Sometimes your boundaries are saying “Molly… [or whatever your name is] you in danger girl”.
“Haven’t you got more important things to think about or do than invest your time and energy in getting bothered about this bullshit?”
“Please take care of me and stop running me down with your negative self-talk. If you stopped doing it, no matter what others say, you’d be rock solid.”
“They just said this about you – is this true? No? Well that’s all that matters.”
“Didn’t this crackerjack pull this shite the last time you were with them? Address this situation either by speaking up or distancing, but address it.”
“I know you like a bit of relationship/drama crack but surely there’s no way in hell you’ll be coming round here again?”

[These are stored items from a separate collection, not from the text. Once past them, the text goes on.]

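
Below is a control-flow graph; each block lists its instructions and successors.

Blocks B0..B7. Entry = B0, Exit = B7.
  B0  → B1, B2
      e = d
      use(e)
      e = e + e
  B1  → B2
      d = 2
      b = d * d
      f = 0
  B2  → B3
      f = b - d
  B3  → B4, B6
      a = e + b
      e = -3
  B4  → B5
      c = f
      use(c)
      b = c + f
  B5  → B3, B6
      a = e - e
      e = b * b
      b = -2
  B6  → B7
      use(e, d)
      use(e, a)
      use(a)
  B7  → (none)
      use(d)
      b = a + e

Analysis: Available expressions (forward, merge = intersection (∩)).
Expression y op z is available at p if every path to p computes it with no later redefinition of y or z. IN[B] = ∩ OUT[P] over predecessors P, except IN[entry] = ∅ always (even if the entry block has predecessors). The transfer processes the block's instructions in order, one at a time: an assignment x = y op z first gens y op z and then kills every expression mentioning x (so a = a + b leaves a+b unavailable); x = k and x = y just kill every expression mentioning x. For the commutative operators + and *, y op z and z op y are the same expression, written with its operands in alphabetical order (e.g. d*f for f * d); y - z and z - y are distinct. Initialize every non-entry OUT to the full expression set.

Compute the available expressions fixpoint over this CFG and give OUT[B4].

Answer: {c+f}

Derivation:
Converged values:
  B0:  IN={}  OUT={}
  B1:  IN={}  OUT={d*d}
  B2:  IN={}  OUT={b-d}
  B3:  IN={}  OUT={}
  B4:  IN={}  OUT={c+f}
  B5:  IN={c+f}  OUT={c+f}
  B6:  IN={}  OUT={}
  B7:  IN={}  OUT={a+e}

Merge at B4: IN[B4] = OUT[B3] = {}
Applying B4's transfer function to that IN value gives OUT[B4] (row B4 above).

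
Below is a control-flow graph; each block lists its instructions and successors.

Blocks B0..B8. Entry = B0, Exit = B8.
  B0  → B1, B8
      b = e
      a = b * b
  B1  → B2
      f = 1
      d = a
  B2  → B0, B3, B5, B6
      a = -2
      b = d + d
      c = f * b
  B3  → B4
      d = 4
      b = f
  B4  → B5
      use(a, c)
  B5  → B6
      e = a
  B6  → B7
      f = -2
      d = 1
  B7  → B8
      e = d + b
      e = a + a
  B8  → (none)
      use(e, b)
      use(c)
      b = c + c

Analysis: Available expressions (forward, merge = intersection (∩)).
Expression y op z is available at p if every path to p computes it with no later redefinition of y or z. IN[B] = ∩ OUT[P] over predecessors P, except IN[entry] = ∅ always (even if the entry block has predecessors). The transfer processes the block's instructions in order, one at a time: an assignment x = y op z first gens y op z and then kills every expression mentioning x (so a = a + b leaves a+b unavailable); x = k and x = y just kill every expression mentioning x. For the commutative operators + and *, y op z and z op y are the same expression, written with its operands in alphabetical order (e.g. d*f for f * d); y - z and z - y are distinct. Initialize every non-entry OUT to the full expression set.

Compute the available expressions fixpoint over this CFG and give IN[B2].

Converged values:
  B0: | IN={} | OUT={b*b}
  B1: | IN={b*b} | OUT={b*b}
  B2: | IN={b*b} | OUT={b*f, d+d}
  B3: | IN={b*f, d+d} | OUT={}
  B4: | IN={} | OUT={}
  B5: | IN={} | OUT={}
  B6: | IN={} | OUT={}
  B7: | IN={} | OUT={a+a, b+d}
  B8: | IN={} | OUT={c+c}

Merge at B2: IN[B2] = OUT[B1] = {b*b}

Answer: {b*b}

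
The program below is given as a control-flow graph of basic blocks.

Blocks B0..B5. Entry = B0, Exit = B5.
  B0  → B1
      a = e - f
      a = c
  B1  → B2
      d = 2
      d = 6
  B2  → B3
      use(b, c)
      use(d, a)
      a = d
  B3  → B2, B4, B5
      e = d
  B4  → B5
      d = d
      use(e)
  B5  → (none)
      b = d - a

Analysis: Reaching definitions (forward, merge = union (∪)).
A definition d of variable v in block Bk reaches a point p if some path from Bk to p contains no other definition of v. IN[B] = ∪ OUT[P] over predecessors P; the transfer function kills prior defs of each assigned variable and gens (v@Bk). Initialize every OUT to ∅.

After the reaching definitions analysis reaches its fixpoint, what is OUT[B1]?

Answer: {a@B0, d@B1}

Working:
Converged values:
  B0:   IN={}   OUT={a@B0}
  B1:   IN={a@B0}   OUT={a@B0, d@B1}
  B2:   IN={a@B0, a@B2, d@B1, e@B3}   OUT={a@B2, d@B1, e@B3}
  B3:   IN={a@B2, d@B1, e@B3}   OUT={a@B2, d@B1, e@B3}
  B4:   IN={a@B2, d@B1, e@B3}   OUT={a@B2, d@B4, e@B3}
  B5:   IN={a@B2, d@B1, d@B4, e@B3}   OUT={a@B2, b@B5, d@B1, d@B4, e@B3}

Merge at B1: IN[B1] = OUT[B0] = {a@B0}
Applying B1's transfer function to that IN value gives OUT[B1] (row B1 above).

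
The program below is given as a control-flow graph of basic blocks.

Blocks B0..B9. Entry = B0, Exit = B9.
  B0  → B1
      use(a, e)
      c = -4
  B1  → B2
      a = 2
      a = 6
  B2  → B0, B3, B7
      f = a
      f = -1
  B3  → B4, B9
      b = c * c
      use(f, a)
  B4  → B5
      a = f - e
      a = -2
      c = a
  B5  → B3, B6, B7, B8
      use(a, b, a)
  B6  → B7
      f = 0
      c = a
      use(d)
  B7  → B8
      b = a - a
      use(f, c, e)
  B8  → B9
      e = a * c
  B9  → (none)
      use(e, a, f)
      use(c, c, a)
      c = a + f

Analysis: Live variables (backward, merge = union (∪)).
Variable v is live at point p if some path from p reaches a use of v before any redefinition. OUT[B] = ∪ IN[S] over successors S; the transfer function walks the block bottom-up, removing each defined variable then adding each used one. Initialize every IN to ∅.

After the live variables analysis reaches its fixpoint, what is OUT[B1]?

Answer: {a, c, d, e}

Trace:
Fixpoint table:
  B0:  IN={a, d, e}  OUT={c, d, e}
  B1:  IN={c, d, e}  OUT={a, c, d, e}
  B2:  IN={a, c, d, e}  OUT={a, c, d, e, f}
  B3:  IN={a, c, d, e, f}  OUT={a, b, c, d, e, f}
  B4:  IN={b, d, e, f}  OUT={a, b, c, d, e, f}
  B5:  IN={a, b, c, d, e, f}  OUT={a, c, d, e, f}
  B6:  IN={a, d, e}  OUT={a, c, e, f}
  B7:  IN={a, c, e, f}  OUT={a, c, f}
  B8:  IN={a, c, f}  OUT={a, c, e, f}
  B9:  IN={a, c, e, f}  OUT={}

Merge at B1: OUT[B1] = IN[B2] = {a, c, d, e}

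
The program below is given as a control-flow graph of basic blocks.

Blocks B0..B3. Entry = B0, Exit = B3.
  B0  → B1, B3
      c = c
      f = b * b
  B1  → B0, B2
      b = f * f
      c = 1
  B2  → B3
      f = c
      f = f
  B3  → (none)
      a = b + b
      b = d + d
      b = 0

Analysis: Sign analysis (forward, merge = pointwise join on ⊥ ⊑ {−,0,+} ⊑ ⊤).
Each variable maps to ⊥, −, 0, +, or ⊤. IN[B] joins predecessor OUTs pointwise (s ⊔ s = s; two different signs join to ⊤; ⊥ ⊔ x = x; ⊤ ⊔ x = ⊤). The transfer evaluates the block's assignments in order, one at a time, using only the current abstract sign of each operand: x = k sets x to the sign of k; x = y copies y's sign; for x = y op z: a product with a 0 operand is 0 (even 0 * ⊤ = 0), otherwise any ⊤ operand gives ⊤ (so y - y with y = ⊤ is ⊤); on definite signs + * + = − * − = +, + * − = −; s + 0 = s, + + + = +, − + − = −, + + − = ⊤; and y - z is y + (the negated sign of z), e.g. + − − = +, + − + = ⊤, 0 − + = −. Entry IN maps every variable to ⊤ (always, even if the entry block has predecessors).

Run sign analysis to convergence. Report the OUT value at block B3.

Converged values:
  B0:  IN=(all ⊤)  OUT=(all ⊤)
  B1:  IN=(all ⊤)  OUT={c:+; rest ⊤}
  B2:  IN={c:+; rest ⊤}  OUT={c:+, f:+; rest ⊤}
  B3:  IN=(all ⊤)  OUT={b:0; rest ⊤}

Merge at B3: IN[B3] = OUT[B0] ⊔ OUT[B2] = {a: ⊤, b: ⊤, c: ⊤, d: ⊤, e: ⊤, f: ⊤}
Applying B3's transfer function to that IN value gives OUT[B3] (row B3 above).

Answer: {a: ⊤, b: 0, c: ⊤, d: ⊤, e: ⊤, f: ⊤}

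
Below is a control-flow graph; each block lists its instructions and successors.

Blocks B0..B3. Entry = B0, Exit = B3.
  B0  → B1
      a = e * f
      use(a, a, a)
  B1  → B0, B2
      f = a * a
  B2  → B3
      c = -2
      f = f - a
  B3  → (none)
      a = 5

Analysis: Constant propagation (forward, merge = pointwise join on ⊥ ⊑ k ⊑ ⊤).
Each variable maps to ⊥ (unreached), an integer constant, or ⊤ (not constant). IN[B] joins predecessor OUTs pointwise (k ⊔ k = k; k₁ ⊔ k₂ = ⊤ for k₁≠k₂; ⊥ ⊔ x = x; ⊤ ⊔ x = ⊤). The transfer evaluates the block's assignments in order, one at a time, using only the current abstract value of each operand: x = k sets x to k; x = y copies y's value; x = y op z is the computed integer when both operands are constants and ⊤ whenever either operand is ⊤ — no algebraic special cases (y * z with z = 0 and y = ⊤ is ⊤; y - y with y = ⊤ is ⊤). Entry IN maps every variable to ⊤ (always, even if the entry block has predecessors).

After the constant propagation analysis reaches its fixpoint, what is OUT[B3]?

Per-block solution:
  B0: | IN=(all ⊤) | OUT=(all ⊤)
  B1: | IN=(all ⊤) | OUT=(all ⊤)
  B2: | IN=(all ⊤) | OUT={c:-2; rest ⊤}
  B3: | IN={c:-2; rest ⊤} | OUT={a:5, c:-2; rest ⊤}

Merge at B3: IN[B3] = OUT[B2] = {a: ⊤, b: ⊤, c: -2, d: ⊤, e: ⊤, f: ⊤}
Applying B3's transfer function to that IN value gives OUT[B3] (row B3 above).

Answer: {a: 5, b: ⊤, c: -2, d: ⊤, e: ⊤, f: ⊤}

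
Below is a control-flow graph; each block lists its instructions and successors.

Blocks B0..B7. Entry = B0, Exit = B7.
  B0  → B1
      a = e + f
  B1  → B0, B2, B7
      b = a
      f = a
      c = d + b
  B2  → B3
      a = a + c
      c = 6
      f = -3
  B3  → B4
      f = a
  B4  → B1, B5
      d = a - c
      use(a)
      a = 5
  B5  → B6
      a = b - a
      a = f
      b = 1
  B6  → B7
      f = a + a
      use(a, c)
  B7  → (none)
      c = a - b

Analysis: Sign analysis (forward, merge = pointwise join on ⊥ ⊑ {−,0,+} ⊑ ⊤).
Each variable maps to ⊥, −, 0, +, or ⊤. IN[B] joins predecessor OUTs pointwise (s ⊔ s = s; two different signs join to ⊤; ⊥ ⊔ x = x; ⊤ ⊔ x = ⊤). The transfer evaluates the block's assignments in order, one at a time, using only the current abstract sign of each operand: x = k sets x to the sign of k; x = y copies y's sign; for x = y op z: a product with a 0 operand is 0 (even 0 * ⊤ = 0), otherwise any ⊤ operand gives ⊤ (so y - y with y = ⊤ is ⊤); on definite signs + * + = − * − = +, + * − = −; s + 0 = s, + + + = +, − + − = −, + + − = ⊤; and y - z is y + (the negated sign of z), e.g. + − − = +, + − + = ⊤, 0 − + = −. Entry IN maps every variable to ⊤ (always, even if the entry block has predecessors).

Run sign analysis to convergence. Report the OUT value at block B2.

Answer: {a: ⊤, b: ⊤, c: +, d: ⊤, e: ⊤, f: -}

Working:
Converged values:
  B0:   IN=(all ⊤)   OUT=(all ⊤)
  B1:   IN=(all ⊤)   OUT=(all ⊤)
  B2:   IN=(all ⊤)   OUT={c:+, f:-; rest ⊤}
  B3:   IN={c:+, f:-; rest ⊤}   OUT={c:+; rest ⊤}
  B4:   IN={c:+; rest ⊤}   OUT={a:+, c:+; rest ⊤}
  B5:   IN={a:+, c:+; rest ⊤}   OUT={b:+, c:+; rest ⊤}
  B6:   IN={b:+, c:+; rest ⊤}   OUT={b:+, c:+; rest ⊤}
  B7:   IN=(all ⊤)   OUT=(all ⊤)

Merge at B2: IN[B2] = OUT[B1] = {a: ⊤, b: ⊤, c: ⊤, d: ⊤, e: ⊤, f: ⊤}
Applying B2's transfer function to that IN value gives OUT[B2] (row B2 above).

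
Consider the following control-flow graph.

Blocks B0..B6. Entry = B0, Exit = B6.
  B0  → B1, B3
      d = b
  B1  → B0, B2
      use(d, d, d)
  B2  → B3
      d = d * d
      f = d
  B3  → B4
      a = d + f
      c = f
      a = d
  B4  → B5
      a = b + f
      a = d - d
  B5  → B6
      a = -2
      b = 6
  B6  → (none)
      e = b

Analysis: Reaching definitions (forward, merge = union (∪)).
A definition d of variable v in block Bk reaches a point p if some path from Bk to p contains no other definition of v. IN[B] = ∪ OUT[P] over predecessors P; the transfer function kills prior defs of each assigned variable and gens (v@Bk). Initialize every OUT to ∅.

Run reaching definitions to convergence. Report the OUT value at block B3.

Answer: {a@B3, c@B3, d@B0, d@B2, f@B2}

Derivation:
Fixpoint table:
  B0: | IN={d@B0} | OUT={d@B0}
  B1: | IN={d@B0} | OUT={d@B0}
  B2: | IN={d@B0} | OUT={d@B2, f@B2}
  B3: | IN={d@B0, d@B2, f@B2} | OUT={a@B3, c@B3, d@B0, d@B2, f@B2}
  B4: | IN={a@B3, c@B3, d@B0, d@B2, f@B2} | OUT={a@B4, c@B3, d@B0, d@B2, f@B2}
  B5: | IN={a@B4, c@B3, d@B0, d@B2, f@B2} | OUT={a@B5, b@B5, c@B3, d@B0, d@B2, f@B2}
  B6: | IN={a@B5, b@B5, c@B3, d@B0, d@B2, f@B2} | OUT={a@B5, b@B5, c@B3, d@B0, d@B2, e@B6, f@B2}

Merge at B3: IN[B3] = OUT[B0] ⊔ OUT[B2] = {d@B0, d@B2, f@B2}
Applying B3's transfer function to that IN value gives OUT[B3] (row B3 above).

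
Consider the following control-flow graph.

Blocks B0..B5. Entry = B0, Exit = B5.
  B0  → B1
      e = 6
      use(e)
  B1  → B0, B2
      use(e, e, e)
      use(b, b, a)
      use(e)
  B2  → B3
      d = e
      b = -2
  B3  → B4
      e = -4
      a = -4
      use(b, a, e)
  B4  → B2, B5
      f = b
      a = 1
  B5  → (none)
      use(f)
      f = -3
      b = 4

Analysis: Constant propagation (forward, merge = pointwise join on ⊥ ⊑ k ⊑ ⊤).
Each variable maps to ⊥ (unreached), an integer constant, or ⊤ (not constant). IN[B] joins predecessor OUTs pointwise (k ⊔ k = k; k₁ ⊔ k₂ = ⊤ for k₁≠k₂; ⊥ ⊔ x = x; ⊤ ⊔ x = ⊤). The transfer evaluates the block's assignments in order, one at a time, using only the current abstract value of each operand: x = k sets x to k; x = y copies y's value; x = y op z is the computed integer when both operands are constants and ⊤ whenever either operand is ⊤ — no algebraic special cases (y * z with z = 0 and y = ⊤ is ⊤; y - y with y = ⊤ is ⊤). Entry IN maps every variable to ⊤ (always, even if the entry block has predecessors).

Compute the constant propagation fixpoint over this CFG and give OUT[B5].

Answer: {a: 1, b: 4, c: ⊤, d: ⊤, e: -4, f: -3}

Trace:
Fixpoint table:
  B0:  IN=(all ⊤)  OUT={e:6; rest ⊤}
  B1:  IN={e:6; rest ⊤}  OUT={e:6; rest ⊤}
  B2:  IN=(all ⊤)  OUT={b:-2; rest ⊤}
  B3:  IN={b:-2; rest ⊤}  OUT={a:-4, b:-2, e:-4; rest ⊤}
  B4:  IN={a:-4, b:-2, e:-4; rest ⊤}  OUT={a:1, b:-2, e:-4, f:-2; rest ⊤}
  B5:  IN={a:1, b:-2, e:-4, f:-2; rest ⊤}  OUT={a:1, b:4, e:-4, f:-3; rest ⊤}

Merge at B5: IN[B5] = OUT[B4] = {a: 1, b: -2, c: ⊤, d: ⊤, e: -4, f: -2}
Applying B5's transfer function to that IN value gives OUT[B5] (row B5 above).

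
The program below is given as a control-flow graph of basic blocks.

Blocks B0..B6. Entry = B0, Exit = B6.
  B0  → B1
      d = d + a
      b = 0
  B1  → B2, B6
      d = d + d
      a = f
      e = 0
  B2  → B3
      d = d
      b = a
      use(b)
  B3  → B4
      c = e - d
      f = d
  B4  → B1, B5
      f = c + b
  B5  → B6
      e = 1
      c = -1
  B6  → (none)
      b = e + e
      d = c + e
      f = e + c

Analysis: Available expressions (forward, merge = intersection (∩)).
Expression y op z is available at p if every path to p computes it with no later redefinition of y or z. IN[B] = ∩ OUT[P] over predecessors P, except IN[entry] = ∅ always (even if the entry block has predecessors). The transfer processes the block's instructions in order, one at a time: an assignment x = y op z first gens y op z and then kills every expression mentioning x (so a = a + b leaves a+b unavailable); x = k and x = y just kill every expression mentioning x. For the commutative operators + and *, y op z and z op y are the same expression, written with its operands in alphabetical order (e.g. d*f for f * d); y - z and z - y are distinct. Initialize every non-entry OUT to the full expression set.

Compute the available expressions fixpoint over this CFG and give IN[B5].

Converged values:
  B0:  IN={}  OUT={}
  B1:  IN={}  OUT={}
  B2:  IN={}  OUT={}
  B3:  IN={}  OUT={e-d}
  B4:  IN={e-d}  OUT={b+c, e-d}
  B5:  IN={b+c, e-d}  OUT={}
  B6:  IN={}  OUT={c+e, e+e}

Merge at B5: IN[B5] = OUT[B4] = {b+c, e-d}

Answer: {b+c, e-d}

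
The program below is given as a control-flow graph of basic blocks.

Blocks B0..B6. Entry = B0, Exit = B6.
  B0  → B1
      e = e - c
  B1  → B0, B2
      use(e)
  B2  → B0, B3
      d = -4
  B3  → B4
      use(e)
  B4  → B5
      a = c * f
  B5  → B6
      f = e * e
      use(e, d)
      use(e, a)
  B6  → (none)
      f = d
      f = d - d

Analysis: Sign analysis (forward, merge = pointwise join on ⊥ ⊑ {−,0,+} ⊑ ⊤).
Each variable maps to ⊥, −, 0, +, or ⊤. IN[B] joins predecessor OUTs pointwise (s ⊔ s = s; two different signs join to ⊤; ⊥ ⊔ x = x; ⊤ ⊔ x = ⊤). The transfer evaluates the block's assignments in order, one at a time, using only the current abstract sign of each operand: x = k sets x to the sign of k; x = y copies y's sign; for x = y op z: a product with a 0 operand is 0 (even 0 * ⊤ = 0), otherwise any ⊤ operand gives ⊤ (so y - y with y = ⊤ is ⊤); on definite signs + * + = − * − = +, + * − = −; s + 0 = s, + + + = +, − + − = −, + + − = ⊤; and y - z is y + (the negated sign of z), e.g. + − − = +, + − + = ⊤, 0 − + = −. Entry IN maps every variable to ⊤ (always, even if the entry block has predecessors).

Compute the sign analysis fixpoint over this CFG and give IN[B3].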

“Right, the next time they call to moan for hours on end, end the conversation after ten minutes by saying that it’s not a good time. Better still, let it go to voicemail.”
“Well if that’s how they feel, they needn’t expect to see you around here any time soon.”
“The next time they say something like that or the next time you speak, ask ‘What did you mean when you said [repeat what they said] to me?’…”
“You know you need to block/de-friend ‘em right?”
“You’re tired and letting your anger with X affect your day. That’s why you’re so angry at that person that sat too close/farted/didn’t say excuse me when they got off the train. Make sure you take some time out to take care of yourself.”
“You’re feeling small – you do know that you don’t have to give them or whatever they’ve said or done so much power? Embrace you!”
“Do you like and love you? Well then why are you internalising this bullshit? Shake it off! Get up!”
If you don’t tell them about themselves, have an argument, request that they explain and apologise, or ‘make’ them change, it doesn’t mean that they’ve gotten away with anything. Experience has taught me that you can go ahead and attempt all of this stuff, but for people who don’t give a damn, are strangers, or who have an allergy to boundaries, it’s a waste of time.
When you do speak to someone about what they’ve said or done, be respectful, make your point, and then let it be. Don’t expect the heavens to open, the seas to part, and for them to throw themselves at your mercy. If after you voice your concern, they repeat the same thing or do worse, it’s time to step or distance yourself.
You’re obviously going to address anything that is critical, but the truth is that if you try to take everyone to task and highlight your boundaries, you will at times look odd. The person who, for example, didn’t say excuse me, might not have seen you or knows they’re rude. Do you need to educate them? Er, no.
This doesn’t make any irritation, discomfort, or anger you feel invalid, just because you haven’t had a confrontation or told them everything that’s on your mind.
It would, for example, be better to move on than call up, text, or email someone you’ve been on a couple of dates with or haven’t even met yet, to tell them off about not calling or something they’ve said – your absence speaks greater volumes.
It’s up to you to decide what’s important – nobody else – but…not everything is important, worthwhile, or if you don’t directly address it, some sort of indicator of you not being good enough or ‘failing’.
Instead of trying to make up for lost time, address your issues and focus on having a healthier relationship with you, which will filter into your other relationships. Boundaries are fundamental and a natural part of living. Policing them isn’t natural – living them through your actions is.